Han Yang,Sotiris Anagnostidis,Enis Simsar,Thomas Hofmann
2024-11-07
Abstract:We propose MegaPortrait. It's an innovative system for creating personalized portrait images in computer vision. It has three modules: Identity Net, Shading Net, and Harmonization Net. Identity Net generates learned identity using a customized model fine-tuned with source images. Shading Net re-renders portraits using extracted representations. Harmonization Net fuses pasted faces and the reference image's body for coherent results. Our approach with off-the-shelf Controlnets is better than state-of-the-art AI portrait products in identity preservation and image fidelity. MegaPortrait has a simple but effective design and we compare it with other methods and products to show its superiority.
Computer Vision and Pattern Recognition
What problem does this paper attempt to address?

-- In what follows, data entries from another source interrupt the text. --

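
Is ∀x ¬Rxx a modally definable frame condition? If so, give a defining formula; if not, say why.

Modal frame validity is preserved under surjective bounded morphisms.
The 2-cycle (worlds s,t with s→t→s) is irreflexive, and the map sending every world to a single reflexive point • is a surjective bounded morphism (forth: every edge maps to (•,•); back: every world has a successor). So any modal formula valid on the 2-cycle is also valid on the reflexive point, which is not irreflexive.
So the class is not modally definable.

Not definable by any modal formula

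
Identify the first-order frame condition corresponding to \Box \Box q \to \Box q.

This schema is the C4 axiom.
It corresponds to density: \forall x \forall y (Rxy \to \exists z (Rxz \wedge Rzy)).

Density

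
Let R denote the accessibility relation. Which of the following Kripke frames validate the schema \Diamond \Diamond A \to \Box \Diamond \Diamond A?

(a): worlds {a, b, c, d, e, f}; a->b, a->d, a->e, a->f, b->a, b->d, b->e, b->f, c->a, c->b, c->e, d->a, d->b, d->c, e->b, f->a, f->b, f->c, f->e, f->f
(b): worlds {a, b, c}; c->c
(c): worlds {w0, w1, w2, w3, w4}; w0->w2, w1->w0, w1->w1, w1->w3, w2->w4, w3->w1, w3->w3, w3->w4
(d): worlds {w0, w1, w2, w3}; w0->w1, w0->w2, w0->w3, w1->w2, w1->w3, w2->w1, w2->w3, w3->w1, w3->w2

This is the axiom for a generalized confluence (Geach) condition; its first-order frame correspondent is \forall x \forall y \forall z ((x R^2 y \wedge xRz) \to \exists w (y = w \wedge z R^2 w)).
(a): fails — aR²b, aRe but no w with b=w and eR²w.
(b): holds.
(c): fails — w0R²w4, w0Rw2 but no w with w4=w and w2R²w.
(d): holds.

(b), (d)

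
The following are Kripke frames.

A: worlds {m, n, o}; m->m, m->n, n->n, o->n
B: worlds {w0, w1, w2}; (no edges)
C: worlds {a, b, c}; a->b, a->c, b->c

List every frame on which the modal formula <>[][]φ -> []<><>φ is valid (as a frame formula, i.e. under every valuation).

The schema corresponds to a generalized confluence (Geach) condition: forall x forall y forall z ((xRy & xRz) -> exists w (y R^2 w & z R^2 w)).
A: condition met.
B: condition met.
C: fails — aRb, aRb but no w with bR²w and bR²w.
Valid on: A, B.

A, B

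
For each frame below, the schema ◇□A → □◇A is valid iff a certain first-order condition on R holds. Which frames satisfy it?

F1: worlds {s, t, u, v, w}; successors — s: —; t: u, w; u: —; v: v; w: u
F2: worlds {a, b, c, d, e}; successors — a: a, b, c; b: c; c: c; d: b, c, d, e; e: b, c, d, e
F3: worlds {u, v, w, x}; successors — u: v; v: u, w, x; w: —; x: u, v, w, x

F2

This is the axiom for convergence; its first-order frame correspondent is ∀x ∀y ∀z (Rxy ∧ Rxz → ∃w (Ryw ∧ Rzw)).
F1: fails — Rtu and Rtu but u and u have no common successor.
F2: condition met.
F3: fails — Rvw and Rvw but w and w have no common successor.
Valid on: F2.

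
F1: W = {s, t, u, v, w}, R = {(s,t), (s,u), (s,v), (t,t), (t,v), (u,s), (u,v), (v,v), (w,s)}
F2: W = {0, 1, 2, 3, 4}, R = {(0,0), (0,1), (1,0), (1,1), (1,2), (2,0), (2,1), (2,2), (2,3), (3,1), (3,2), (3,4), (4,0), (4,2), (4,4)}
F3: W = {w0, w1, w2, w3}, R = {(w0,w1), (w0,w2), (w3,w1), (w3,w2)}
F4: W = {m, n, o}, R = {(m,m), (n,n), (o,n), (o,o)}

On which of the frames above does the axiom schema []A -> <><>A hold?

Frame correspondent (Sahlqvist): forall x exists w (xRw & x R^2 w) — i.e. a generalized confluence (Geach) condition.
F1: fails — at w but no w* with wRw* and wR²w*.
F2: condition met.
F3: fails — at w0 but no w with w0Rw and w0R²w.
F4: condition met.
Valid on: F2, F4.

F2, F4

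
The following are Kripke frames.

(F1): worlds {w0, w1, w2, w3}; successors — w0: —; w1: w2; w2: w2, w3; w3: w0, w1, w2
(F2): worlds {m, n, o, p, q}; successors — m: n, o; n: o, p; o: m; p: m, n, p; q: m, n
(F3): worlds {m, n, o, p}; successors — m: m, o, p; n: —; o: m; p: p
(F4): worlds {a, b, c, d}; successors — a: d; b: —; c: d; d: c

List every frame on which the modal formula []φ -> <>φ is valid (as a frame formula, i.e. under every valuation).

The schema corresponds to seriality: forall x exists y Rxy.
(F1): fails — world w0 has no successor.
(F2): condition met.
(F3): fails — world n has no successor.
(F4): fails — world b has no successor.

(F2)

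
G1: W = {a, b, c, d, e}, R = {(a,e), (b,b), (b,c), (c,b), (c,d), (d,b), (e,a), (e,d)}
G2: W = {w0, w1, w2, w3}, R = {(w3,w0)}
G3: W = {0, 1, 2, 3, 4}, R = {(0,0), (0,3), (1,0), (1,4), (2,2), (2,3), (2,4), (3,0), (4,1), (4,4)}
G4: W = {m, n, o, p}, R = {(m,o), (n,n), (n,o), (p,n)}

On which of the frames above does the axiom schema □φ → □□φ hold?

The schema corresponds to transitivity: ∀x ∀y ∀z (Rxy ∧ Ryz → Rxz).
G1: fails — Rbc and Rcd but not Rbd.
G2: satisfies the condition.
G3: fails — R10 and R03 but not R13.
G4: fails — Rpn and Rno but not Rpo.
Valid on: G2.

G2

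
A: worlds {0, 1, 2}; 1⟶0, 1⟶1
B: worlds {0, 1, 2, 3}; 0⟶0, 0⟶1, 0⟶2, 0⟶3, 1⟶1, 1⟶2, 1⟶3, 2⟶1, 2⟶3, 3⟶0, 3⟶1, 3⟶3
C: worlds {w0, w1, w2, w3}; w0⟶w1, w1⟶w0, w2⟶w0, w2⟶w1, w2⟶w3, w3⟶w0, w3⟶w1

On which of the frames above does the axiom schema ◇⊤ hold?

B, C

Frame correspondent (Sahlqvist): ∀x ∃y Rxy — i.e. seriality.
A: fails — world 0 has no successor.
B: ✓.
C: ✓.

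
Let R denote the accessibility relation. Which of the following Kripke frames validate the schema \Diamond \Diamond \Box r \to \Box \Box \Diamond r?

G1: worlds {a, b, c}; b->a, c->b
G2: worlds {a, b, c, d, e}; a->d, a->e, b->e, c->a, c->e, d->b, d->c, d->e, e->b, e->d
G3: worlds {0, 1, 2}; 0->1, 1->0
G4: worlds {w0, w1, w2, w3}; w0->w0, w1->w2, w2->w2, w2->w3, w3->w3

G3, G4

Frame correspondent (Sahlqvist): \forall x \forall y \forall z ((x R^2 y \wedge x R^2 z) \to \exists w (yRw \wedge zRw)) — i.e. a generalized confluence (Geach) condition.
G1: fails — cR²a, cR²a but no w with aRw and aRw.
G2: fails — aR²b, aR²e but no w with bRw and eRw.
G3: ✓.
G4: ✓.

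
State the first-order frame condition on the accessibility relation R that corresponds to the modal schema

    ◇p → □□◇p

∀x ∀y ∀z ((xRy ∧ xR²z) → ∃w (y = w ∧ zRw))

This is a Sahlqvist (Geach-type) schema ◇^1□^0p → □^2◇^1p.
Minimal-valuation argument: fix x; take any y with xR^1y and any z with xR^2z. Set V(p) to the set of worlds R-reachable from y in exactly 0 steps. Then □^0p holds at y, so the antecedent holds at x; validity forces ◇^1p at z, giving a w with zR^1w and yR^0w.
First-order correspondent: ∀x ∀y ∀z ((xRy ∧ xR²z) → ∃w (y = w ∧ zRw)).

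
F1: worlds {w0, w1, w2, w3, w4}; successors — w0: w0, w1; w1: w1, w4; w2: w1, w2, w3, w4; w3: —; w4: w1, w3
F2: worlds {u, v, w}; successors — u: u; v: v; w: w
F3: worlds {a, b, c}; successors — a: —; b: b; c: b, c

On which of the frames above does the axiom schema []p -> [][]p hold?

Frame correspondent (Sahlqvist): forall x forall y forall z (Rxy & Ryz -> Rxz) — i.e. transitivity.
F1: fails — Rw4w1 and Rw1w4 but not Rw4w4.
F2: ✓.
F3: ✓.

F2, F3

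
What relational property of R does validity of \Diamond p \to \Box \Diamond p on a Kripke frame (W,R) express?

the Euclidean property

This schema is the 5 axiom.
It corresponds to the Euclidean property: \forall x \forall y \forall z (Rxy \wedge Rxz \to Ryz).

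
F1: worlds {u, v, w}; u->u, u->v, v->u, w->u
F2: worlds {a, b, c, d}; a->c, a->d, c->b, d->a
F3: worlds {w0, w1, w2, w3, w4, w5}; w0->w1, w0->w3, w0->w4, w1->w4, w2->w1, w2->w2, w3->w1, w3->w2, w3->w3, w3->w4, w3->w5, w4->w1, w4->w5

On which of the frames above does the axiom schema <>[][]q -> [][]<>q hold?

The schema corresponds to a generalized confluence (Geach) condition: forall x forall y forall z ((xRy & x R^2 z) -> exists w (y R^2 w & zRw)).
F1: holds.
F2: fails — aRc, aR²a but no w with cR²w and aRw.
F3: fails — w0Rw1, w0R²w1 but no w with w1R²w and w1Rw.
Valid on: F1.

F1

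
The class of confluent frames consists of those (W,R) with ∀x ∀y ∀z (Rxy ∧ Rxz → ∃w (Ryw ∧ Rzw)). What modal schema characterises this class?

A defining formula is ◇□r → □◇r (the .2 axiom).
Suppose ◇□r→□◇r is valid. Take Rxy, Rxz and set V(r)={w : Ryw}. Then □r at y so ◇□r at x, so □◇r at x, so ◇r at z, giving w with Rzw and Ryw.

◇□r → □◇r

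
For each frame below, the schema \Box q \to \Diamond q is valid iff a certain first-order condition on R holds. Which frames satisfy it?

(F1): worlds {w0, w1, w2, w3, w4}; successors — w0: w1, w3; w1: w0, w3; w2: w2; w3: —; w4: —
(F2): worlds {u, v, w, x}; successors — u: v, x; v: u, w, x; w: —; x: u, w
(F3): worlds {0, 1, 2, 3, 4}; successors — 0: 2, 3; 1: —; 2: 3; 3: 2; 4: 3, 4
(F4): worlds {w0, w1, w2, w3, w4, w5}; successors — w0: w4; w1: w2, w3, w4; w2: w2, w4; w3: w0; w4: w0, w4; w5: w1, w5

(F4)

This is the axiom for seriality; its first-order frame correspondent is \forall x \exists y Rxy.
(F1): fails — world w3 has no successor.
(F2): fails — world w has no successor.
(F3): fails — world 1 has no successor.
(F4): ✓.
Valid on: (F4).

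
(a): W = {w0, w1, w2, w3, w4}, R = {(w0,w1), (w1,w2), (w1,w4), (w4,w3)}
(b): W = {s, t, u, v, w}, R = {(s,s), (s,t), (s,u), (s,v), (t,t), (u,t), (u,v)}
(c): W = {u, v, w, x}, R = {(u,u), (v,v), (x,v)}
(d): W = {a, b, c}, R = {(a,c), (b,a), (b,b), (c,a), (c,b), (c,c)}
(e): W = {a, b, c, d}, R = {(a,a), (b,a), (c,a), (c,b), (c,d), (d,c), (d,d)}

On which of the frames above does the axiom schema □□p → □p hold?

(c), (d)

The schema corresponds to density: ∀x ∀y (Rxy → ∃z (Rxz ∧ Rzy)).
(a): fails — Rw1w2 but no z with Rw1z and Rzw2.
(b): fails — Ruv but no z with Ruz and Rzv.
(c): holds.
(d): holds.
(e): fails — Rcb but no z with Rcz and Rzb.
Valid on: (c), (d).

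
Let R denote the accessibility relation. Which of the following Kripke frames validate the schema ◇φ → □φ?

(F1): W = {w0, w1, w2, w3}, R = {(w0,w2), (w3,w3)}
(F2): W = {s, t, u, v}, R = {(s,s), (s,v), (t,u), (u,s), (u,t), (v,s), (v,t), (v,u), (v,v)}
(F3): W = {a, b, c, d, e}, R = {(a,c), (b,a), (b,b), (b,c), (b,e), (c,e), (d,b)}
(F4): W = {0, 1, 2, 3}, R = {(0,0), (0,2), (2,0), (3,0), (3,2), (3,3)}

(F1)

The schema corresponds to partial functionality: ∀x ∀y ∀z (Rxy ∧ Rxz → y = z).
(F1): ✓.
(F2): fails — s sees both s and v.
(F3): fails — b sees both a and b.
(F4): fails — 0 sees both 0 and 2.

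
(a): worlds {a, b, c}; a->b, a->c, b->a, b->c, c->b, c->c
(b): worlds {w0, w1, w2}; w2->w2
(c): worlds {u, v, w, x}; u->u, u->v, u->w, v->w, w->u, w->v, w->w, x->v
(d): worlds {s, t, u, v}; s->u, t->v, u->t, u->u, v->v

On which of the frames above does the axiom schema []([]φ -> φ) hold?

(b)

The schema corresponds to shift-reflexivity: forall x forall y (Rxy -> Ryy).
(a): fails — Rab but not Rbb.
(b): satisfies the condition.
(c): fails — Ruv but not Rvv.
(d): fails — Rut but not Rtt.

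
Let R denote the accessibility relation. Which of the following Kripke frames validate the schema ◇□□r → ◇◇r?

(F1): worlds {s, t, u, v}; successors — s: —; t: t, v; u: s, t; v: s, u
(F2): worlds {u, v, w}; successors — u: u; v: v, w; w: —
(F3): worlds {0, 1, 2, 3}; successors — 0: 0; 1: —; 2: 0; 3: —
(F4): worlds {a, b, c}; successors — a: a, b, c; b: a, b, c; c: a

(F3), (F4)

The schema corresponds to a generalized confluence (Geach) condition: ∀x ∀y (xRy → ∃w (yR²w ∧ xR²w)).
(F1): fails — uRs but no w with sR²w and uR²w.
(F2): fails — vRw but no t with wR²t and vR²t.
(F3): satisfies the condition.
(F4): satisfies the condition.
Valid on: (F3), (F4).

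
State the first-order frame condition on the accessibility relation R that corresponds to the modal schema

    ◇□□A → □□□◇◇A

∀x ∀y ∀z ((xRy ∧ xR³z) → ∃w (yR²w ∧ zR²w))

This is a Sahlqvist (Geach-type) schema ◇^1□^2A → □^3◇^2A.
Minimal-valuation argument: fix x; take any y with xR^1y and any z with xR^3z. Set V(A) to the set of worlds R-reachable from y in exactly 2 steps. Then □^2A holds at y, so the antecedent holds at x; validity forces ◇^2A at z, giving a w with zR^2w and yR^2w.
First-order correspondent: ∀x ∀y ∀z ((xRy ∧ xR³z) → ∃w (yR²w ∧ zR²w)).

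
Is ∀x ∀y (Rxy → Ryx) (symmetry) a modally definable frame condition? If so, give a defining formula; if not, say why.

Yes, by p → □◇p

This is a Sahlqvist condition; the B axiom p → □◇p defines it.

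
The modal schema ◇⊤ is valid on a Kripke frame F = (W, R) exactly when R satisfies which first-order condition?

seriality

◇⊤ holds at w iff w has a successor, so frame-validity of ◇⊤ is exactly seriality. Equivalently via □r → ◇r:
Suppose □r→◇r is valid. At any x set V(r)=W. Then □r at x, so ◇r at x, so x has a successor.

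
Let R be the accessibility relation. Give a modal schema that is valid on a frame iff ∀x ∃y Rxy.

The condition is seriality. The D schema □p → ◇p defines it.
Suppose □p→◇p is valid. At any x set V(p)=W. Then □p at x, so ◇p at x, so x has a successor.

□p → ◇p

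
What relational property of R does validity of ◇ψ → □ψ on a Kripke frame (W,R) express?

Partial functionality

Suppose ◇ψ→□ψ is valid. Take Rxy, Rxz and set V(ψ)={y}. Then ◇ψ at x, so □ψ at x, so ψ at z, i.e. z=y.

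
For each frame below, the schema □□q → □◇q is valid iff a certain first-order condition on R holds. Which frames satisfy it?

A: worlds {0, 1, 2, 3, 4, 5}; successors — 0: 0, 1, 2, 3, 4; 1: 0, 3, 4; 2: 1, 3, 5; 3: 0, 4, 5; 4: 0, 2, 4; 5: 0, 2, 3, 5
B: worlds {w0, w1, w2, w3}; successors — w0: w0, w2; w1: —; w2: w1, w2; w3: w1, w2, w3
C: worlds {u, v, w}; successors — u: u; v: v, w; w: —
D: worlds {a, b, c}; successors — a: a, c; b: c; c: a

A, D

This is the axiom for a generalized confluence (Geach) condition; its first-order frame correspondent is ∀x ∀z (xRz → ∃w (xR²w ∧ zRw)).
A: condition met.
B: fails — w2Rw1 but no w with w2R²w and w1Rw.
C: fails — vRw but no t with vR²t and wRt.
D: condition met.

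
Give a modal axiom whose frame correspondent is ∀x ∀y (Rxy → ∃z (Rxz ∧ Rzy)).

This is density; the standard corresponding axiom is C4: □□ψ → □ψ.
Suppose □□ψ→□ψ is valid. Take Rxy and set V(ψ)={w : xR²w}. Then □□ψ at x, so □ψ at x, so ψ at y, i.e. ∃z(Rxz∧Rzy).

□□ψ → □ψ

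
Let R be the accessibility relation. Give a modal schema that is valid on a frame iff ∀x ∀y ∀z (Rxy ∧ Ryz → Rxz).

□ψ → □□ψ

This is transitivity; the standard corresponding axiom is 4: □ψ → □□ψ.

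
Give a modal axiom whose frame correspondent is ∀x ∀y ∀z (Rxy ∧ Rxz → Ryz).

A defining formula is ◇s → □◇s (the 5 axiom).
Suppose ◇s→□◇s is valid. Take Rxy, Rxz and set V(s)={y}. Then ◇s at x, so □◇s at x, so ◇s at z, so some w with Rzw has s; w=y, i.e. Rzy. By symmetry of the argument, Ryz.

◇s → □◇s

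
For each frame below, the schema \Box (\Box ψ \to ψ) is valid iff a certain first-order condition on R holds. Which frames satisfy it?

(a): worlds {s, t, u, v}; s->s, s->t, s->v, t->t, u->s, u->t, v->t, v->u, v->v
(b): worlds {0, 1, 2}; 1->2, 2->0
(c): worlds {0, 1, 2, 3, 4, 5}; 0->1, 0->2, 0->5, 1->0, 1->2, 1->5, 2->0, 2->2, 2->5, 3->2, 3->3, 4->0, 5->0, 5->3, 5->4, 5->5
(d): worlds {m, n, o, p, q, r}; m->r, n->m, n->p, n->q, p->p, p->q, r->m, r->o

none

The schema corresponds to shift-reflexivity: \forall x \forall y (Rxy \to Ryy).
(a): fails — Rvu but not Ruu.
(b): fails — R12 but not R22.
(c): fails — R10 but not R00.
(d): fails — Rmr but not Rrr.
Valid on no frame.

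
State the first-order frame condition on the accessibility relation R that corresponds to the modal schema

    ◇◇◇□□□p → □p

∀x ∀y ∀z ((xR³y ∧ xRz) → ∃w (yR³w ∧ z = w))

This is a Sahlqvist (Geach-type) schema ◇^3□^3p → □^1◇^0p.
Minimal-valuation argument: fix x; take any y with xR^3y and any z with xR^1z. Set V(p) to the set of worlds R-reachable from y in exactly 3 steps. Then □^3p holds at y, so the antecedent holds at x; validity forces ◇^0p at z, giving a w with zR^0w and yR^3w.
First-order correspondent: ∀x ∀y ∀z ((xR³y ∧ xRz) → ∃w (yR³w ∧ z = w)).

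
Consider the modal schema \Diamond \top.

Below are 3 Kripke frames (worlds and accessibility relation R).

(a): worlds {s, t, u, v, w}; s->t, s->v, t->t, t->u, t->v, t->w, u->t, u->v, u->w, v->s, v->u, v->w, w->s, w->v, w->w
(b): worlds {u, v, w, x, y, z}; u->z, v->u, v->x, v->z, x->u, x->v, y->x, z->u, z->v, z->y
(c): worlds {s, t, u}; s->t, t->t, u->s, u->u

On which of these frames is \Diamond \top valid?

(a), (c)

The schema corresponds to seriality: \forall x \exists y Rxy.
(a): ✓.
(b): fails — world w has no successor.
(c): ✓.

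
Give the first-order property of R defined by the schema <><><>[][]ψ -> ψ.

This is a Sahlqvist (Geach-type) schema ◇^3□^2ψ → □^0◇^0ψ.
First-order correspondent: forall x forall y (x R^3 y -> exists w (y R^2 w & x = w)).

forall x forall y (x R^3 y -> exists w (y R^2 w & x = w))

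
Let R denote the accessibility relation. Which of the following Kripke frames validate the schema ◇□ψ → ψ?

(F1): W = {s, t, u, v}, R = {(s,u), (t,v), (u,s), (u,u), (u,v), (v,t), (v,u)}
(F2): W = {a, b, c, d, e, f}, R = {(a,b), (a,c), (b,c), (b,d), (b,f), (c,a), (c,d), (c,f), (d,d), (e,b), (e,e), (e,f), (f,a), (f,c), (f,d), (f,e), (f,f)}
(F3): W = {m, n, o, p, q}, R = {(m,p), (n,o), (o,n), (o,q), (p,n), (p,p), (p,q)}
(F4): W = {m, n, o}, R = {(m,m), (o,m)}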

The problem that this paper attempts to solve is the balance between identity and style in personalized portrait generation. Specifically, AI - driven portrait - generation models need to be able to effectively generalize to various artistic styles while maintaining the identity of the subject. This challenge has long hindered the development of this field. Generative portrait models must be able to adapt to various prompts and preferences, ensuring that the generated images can both faithfully capture the unique characteristics of each subject and reflect the intended style or mood. To solve this problem, the paper proposes the MegaPortrait system, which achieves a delicate balance between identity preservation and artistic adaptation through three carefully designed modules (Identity Net, Shading Net, and Harmonization Net). The specific contributions are as follows: 1. **Proposing a principled pipeline**: MegaPortrait effectively solves the identity - style dilemma in AI - driven portrait generation. By adopting different Controlnets and carefully selecting input conditions, the system provides a new perspective to achieve high performance without additional complex designs. 2. **Introducing a novel decoupling method**: To address the trade - off between identity and style, the paper proposes a method of decoupling shadow or color information from geometric structures through splitting and merging pipelines. This method is applied to realistic AI portrait generation for the first time, providing a unique perspective to overcome the complexity of mapping relationships. 3. **High - fidelity and visually striking personalized portrait generation**: Composed of three modules, Identity Net, Shading Net, and Harmonization Net, MegaPortrait can generate high - quality and visually appealing personalized portrait images. Compared with other research methods and top - tier products (such as Remini), MegaPortrait performs excellently in identity preservation and image fidelity. Through these improvements, MegaPortrait has not only made technological breakthroughs but also provided new ideas and directions for future personalized portrait - generation research.